Ziel der Studie und einige Grundlagen
Die Autoren haben ein In-silico-Analyseverfahren namens PEM-Q entwickelt, das Daten aus genomweiten Untersuchungen von genomeditierten Zellen so auswertet, dass alle Veränderungen, die durch CRISPR/Cas induziert wurden, aufgespürt werden können. Sie wollen so prüfen welche unbeabsichtigten Veränderungen durch den Einsatz der Genschere CRISPR/Cas bewirkt werden können. Dabei analysieren sie sowohl die Veränderungen an der Zielsequenz als auch Veränderungen an anderen Stellen des Erbguts ein. Die Autoren unterteilen die Ergebnisse der zelleigenen Reparaturmechanismen: Entweder wird der DNA-Doppelstrangbruch (DSB) wieder verschlossen oder zwei verschiedene DSBs werden miteinander verbunden, dann spricht man auch von Translokationen. Wird ein DSB wieder verschlossen, kann entweder der Originalzustand wiederhergestellt werden oder Insertionen und Deletionen auftreten.

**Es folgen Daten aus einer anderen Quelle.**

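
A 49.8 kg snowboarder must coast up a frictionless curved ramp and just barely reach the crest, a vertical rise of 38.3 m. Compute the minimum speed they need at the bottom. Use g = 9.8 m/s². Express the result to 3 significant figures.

v = 27.4 m/s

At the top they are momentarily at rest, so all KE converts to PE: ½mv² = mgh
v = √(2gh) = √(2 × 9.8 × 38.3) = 27.40 m/s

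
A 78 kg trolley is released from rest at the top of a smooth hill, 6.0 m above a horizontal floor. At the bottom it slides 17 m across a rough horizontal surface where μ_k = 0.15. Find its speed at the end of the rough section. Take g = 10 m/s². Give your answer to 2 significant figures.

Energy at the top = energy at the end + work done against friction:
mgh = ½mv² + μ_k m g d
W_f = μ_k mg d = (0.15)(78)(10)(17) = 1989 J
½mv² = mgh − W_f = 4680.0 − 1989 = 2691.0 J
v = √(2 × 2691.0/78) = 8.307 m/s

v = 8.3 m/s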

Kleine Deletionen und kleine Insertionen bewirken oft, dass bestimmte Zielgene ausgeschaltet werden – dies stellt zugleich auch das häufigste Ziel der Anwender der Genschere dar. Viel seltener ist es deren Absicht große Insertionen oder Deletionen zu bewirken. Solche großen Veränderungen können allerdings auch unbeabsichtigt entstehen. Große (unbeabsichtigte) Deletion können die DNA-Sequenz und Expression benachbarter Gene des eigentlichen Zielgens beeinträchtigen. Bei großen (unbeabsichtigten) Insertionen können DNA-Fragmente, die in der Zelle vorhanden sind (z.B. der Vektor, um die Genscheren-DNA in Zellen einzuschleusen), in einen DNA-DSB eingebaut werden.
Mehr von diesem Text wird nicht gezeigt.